Usually I feel like science and I get along pretty well. It provides me with a job, and in return, I support it by sneering at people with Creationist bumperstickers. I also have high hopes that the scientific method is eventually going to supply me with a suitable mate. After all, my best friend found her soon-to-be husband thanks to the eharmony guy, even if he is one of those anti-Darwin nuts (the eharmony guy, that is, of course, not my future bff-in-law– I wouldn’t put up with that).
But this week, I’m pretty sure science is out to get me. First there was this study. It found that single women die seven to 15 years sooner than married ones. Can you believe that? 15 years?!? I mean, I already knew that I had a 99% chance of being eaten by my cat (note to scientists: this and any following statistics are completely invented), but I had no idea that it would happen so soon.
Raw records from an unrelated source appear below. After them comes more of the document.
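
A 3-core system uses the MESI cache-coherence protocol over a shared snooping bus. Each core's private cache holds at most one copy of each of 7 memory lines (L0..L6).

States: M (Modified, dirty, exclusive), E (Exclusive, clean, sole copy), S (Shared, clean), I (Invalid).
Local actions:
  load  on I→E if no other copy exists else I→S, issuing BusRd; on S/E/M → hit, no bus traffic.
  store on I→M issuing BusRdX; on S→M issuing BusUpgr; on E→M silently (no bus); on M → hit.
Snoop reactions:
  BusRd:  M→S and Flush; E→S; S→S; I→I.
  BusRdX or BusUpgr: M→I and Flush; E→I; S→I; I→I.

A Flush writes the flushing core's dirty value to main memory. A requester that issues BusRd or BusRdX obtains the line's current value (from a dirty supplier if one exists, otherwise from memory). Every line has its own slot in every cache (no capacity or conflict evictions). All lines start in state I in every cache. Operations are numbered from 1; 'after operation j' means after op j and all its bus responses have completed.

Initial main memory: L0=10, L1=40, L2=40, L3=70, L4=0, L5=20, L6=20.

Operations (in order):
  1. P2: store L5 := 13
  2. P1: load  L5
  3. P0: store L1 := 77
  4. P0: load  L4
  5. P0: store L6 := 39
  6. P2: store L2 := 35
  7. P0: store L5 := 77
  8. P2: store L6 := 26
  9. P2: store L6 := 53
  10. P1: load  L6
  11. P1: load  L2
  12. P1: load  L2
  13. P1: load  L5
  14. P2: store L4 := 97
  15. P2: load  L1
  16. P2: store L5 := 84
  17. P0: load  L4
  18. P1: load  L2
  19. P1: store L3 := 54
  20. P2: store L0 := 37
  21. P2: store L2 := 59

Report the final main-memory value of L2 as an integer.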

The data seems to require some kind of dramatic response, but what? The article reporting on the study was not much help, since its suggested survival technique was “staying positive.” Yeah, thanks, that effort was going a lot better before I read your stupid story.
Despite this setback, I mustered my positive attitude and my belief in algorithms of love and (Hmm, if no one has written a romance novel called “Algorithms of Love” yet, I’m calling dibs. A spunky Victorian damsel in distress meets…a high school math teacher?)…anyway, I reactivated my online dating profile. I jumped into “Quickmatching,” an endlessly entertaining process where you get to rate guys with 1 to 5 stars based on a photo and a fraction of their profile– it’s basically Netflix but with vastly less information and higher stakes.
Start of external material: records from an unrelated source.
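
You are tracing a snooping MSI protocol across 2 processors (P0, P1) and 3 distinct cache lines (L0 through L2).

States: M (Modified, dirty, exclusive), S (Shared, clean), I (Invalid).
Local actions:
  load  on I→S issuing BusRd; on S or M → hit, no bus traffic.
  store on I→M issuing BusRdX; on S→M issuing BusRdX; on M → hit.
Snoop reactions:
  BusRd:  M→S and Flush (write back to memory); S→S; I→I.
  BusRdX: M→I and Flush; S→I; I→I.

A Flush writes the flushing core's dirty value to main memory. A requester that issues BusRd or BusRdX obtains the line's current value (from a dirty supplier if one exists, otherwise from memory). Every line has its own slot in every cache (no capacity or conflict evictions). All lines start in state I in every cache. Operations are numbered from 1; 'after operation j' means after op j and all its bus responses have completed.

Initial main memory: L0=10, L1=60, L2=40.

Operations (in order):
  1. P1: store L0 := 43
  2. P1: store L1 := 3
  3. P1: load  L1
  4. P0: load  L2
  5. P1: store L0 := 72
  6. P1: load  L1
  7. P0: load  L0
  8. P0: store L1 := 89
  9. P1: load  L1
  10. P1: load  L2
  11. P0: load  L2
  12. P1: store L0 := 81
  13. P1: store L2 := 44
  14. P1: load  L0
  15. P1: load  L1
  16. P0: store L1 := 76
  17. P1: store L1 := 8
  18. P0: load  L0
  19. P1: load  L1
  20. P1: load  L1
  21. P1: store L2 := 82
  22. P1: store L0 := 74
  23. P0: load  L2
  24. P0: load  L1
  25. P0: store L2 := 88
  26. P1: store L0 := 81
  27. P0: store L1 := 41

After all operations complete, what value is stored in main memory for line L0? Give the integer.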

The website quickly found me one guy with whom it said I’d be very compatible, and a review of his profile proved him to be so incredibly hateful that my married friend renamed him Mr. Misanthrope, and opened an account on the site solely to start a flame war with him. [I’m not kidding; here’s a sample of their conversation: An articulate–albeit spellcheck-challenged (e.g., “du jour” not “du juor” and “original thought” not “original though”)– computer genius like you should be able to live and work anywhere he likes. Is it that you enjoy feeling superior?]
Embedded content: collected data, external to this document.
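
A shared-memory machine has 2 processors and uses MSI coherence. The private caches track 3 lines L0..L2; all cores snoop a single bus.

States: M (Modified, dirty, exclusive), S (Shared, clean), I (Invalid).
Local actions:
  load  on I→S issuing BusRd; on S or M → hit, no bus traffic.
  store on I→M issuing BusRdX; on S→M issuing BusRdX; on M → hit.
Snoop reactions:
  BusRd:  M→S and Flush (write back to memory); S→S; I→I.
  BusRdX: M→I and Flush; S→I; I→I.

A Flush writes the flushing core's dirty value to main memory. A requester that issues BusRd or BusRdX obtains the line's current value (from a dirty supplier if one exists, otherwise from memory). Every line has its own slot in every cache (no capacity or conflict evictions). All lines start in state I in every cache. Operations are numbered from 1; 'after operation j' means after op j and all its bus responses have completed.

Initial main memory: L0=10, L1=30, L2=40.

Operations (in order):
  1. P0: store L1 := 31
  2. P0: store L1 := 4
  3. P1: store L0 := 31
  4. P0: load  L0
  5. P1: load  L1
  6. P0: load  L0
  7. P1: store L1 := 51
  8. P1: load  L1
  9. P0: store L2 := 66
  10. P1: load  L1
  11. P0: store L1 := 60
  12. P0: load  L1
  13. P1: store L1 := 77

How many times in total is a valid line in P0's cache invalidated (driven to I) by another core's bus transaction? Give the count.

  op1 P0: store L1 := 31 → M/I on L1; bus BusRdX; mem=30
  op2 P0: store L1 := 4 → M/I on L1; bus (none); mem=30
  op3 P1: store L0 := 31 → I/M on L0; bus BusRdX; mem=10
  op4 P0: load  L0 → S/S on L0; bus BusRd Flush; mem=31
  op5 P1: load  L1 → S/S on L1; bus BusRd Flush; mem=4
  op6 P0: load  L0 → S/S on L0; bus (none); mem=31
  op7 P1: store L1 := 51 → I/M on L1; bus BusRdX; mem=4
  op8 P1: load  L1 → I/M on L1; bus (none); mem=4
  op9 P0: store L2 := 66 → M/I on L2; bus BusRdX; mem=40
  op10 P1: load  L1 → I/M on L1; bus (none); mem=4
  op11 P0: store L1 := 60 → M/I on L1; bus BusRdX Flush; mem=51
  op12 P0: load  L1 → M/I on L1; bus (none); mem=51
  op13 P1: store L1 := 77 → I/M on L1; bus BusRdX Flush; mem=60

invalidations = 2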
He was bad, but one terrible match could fall within the confidence interval of their perfect calculations, right? So I didn’t give up, and moved on to the next suggestion. Who was my ex-boyfriend. Yup, that’s right, the guy I had broken up with just days before for being almost, but not quite, perfect for me. It not only raised a major rating dilemma (1 because we’re definitely not going to go out or 5 because he actually is a way better match than average?) but also, arguably, showed that the computers know exactly what they’re doing. Which brings me back to my original point. Damn you, science.